We are aware of so much when we travel. We are going someplace new, either with regret or elation, and every place is new before our arrival. We are on an adventure. Yet there is also absence. Then again, this is the Christmas season I am remembering. There are young women wearing Santa hats and grandmothers carrying tote bags brimmed with presents. There are men traveling alone with duffle bags. They sit beside the big windows and stare out at the sea. On the intercom, a harmless version of “White Christmas” cycles through the predictable Christmas set.

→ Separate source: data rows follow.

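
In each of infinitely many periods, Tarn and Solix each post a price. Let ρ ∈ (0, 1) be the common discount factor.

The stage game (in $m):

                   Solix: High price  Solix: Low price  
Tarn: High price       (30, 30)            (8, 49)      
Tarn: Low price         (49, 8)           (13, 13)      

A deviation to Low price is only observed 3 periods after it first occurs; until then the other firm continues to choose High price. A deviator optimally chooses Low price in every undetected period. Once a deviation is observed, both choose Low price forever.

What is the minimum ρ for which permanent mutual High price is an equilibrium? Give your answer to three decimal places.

0.808

Deviating for the 3 undetected periods gains 49−30 = 19 per period over cooperation, then loses 30−13 = 17 per period forever once punishment starts.
Gain: 19(1 + ρ + … + ρ^2); loss: 17·ρ^3/(1−ρ).
No profitable deviation ⇔ 19(1−ρ^3) ≤ 17·ρ^3, i.e. ρ^3 ≥ 19/(19+17) = 19/36.
Hence ρ ≥ (19/36)^(1/3) ≈ 0.808.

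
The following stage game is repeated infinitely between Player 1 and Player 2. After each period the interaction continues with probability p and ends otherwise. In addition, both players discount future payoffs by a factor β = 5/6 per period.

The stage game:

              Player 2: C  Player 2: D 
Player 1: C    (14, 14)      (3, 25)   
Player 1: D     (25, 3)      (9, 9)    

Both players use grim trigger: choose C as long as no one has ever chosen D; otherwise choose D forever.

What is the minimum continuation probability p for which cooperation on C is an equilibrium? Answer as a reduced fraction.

With continuation probability p and discount β, the effective per-period discount factor is βp.
Grim-trigger IC: βp ≥ (25−14)/(25−9) = 11/16.
So p ≥ (11/16)/(5/6) = 33/40.

33/40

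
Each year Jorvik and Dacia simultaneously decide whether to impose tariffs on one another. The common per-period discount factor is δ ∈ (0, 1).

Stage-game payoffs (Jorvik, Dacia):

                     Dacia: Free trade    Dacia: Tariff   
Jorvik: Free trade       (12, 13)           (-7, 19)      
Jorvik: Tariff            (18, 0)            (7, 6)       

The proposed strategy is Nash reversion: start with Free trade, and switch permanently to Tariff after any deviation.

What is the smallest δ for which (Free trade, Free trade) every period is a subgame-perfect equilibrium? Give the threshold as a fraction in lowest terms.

Jorvik's threshold: (18−12)/(18−7) = 6/11.
Dacia's threshold: (19−13)/(19−6) = 6/13.
6/11 > 6/13, so Jorvik binds and δ* = 6/11.

6/11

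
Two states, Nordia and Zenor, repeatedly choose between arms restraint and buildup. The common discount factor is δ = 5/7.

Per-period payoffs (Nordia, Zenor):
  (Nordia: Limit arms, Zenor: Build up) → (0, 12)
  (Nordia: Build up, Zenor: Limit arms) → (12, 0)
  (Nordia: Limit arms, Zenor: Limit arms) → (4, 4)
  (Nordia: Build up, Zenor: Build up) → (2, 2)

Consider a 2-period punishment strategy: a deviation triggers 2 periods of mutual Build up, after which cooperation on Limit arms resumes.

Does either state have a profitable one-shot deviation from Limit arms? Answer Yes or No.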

Here we all are, December 18th, the couple sitting across from each other in the booth, the few grandmothers, the one or two lone men, the Santa hat women, and me—this middle age, balding, undistinguished man writing at a side counter where no one thinks to look for another person. In between sketching a few sentences, I am reading an article about Wassily Kandinsky, realizing we are all participating in this comedy of strangers. I can no longer hear or think the word “comedy” without thinking of my dad. Dad, who in addition to his final request that all of us sing the hokey-pokey around his coffin, asked also that we carve upon his gravestone Comedia finite est! The comedy is over. These were once believed to have been Beethoven’s last words. Although, his last words are currently said to be, “Pity, pity, too late.” It is thought Beethoven said these words in response to his receiving 12 bottles of wine from his publisher. “Pity, pity, too late” may speak more to our condition than Comedia finite est!, but I’ll need to check with Dad about that.

December 18th and a bus ride to town. The port and travelers. “White Christmas” and my father. Wassily Kandinsky and Beethoven. Comedia finite est! and “Pity, pity, it’s too late.” I recall that December 17th, is Beethoven’s birthday, and Kandinsky said of Beethoven, “Even those who are nearest to him in sympathy do not understand him.” All these tiny threads of history and memory and this one moment crossed, right here, in the port of this city an hour bus ride from where I live. This on a day when I needed a place outside of my usual windows to write.

But why think of these things now? Why March? There is a pile of snow up past my knees that needs shoveling. There are streaks of sunlight on the sea, and behind me, the dishes in the sink need scrubbing. The mountains turn a pale salmon color, and the beds upstairs need to be made. Tomorrow is trash day, and yesterday two reindeer on the road caused four vehicles to stop. The herder waved to us as we passed.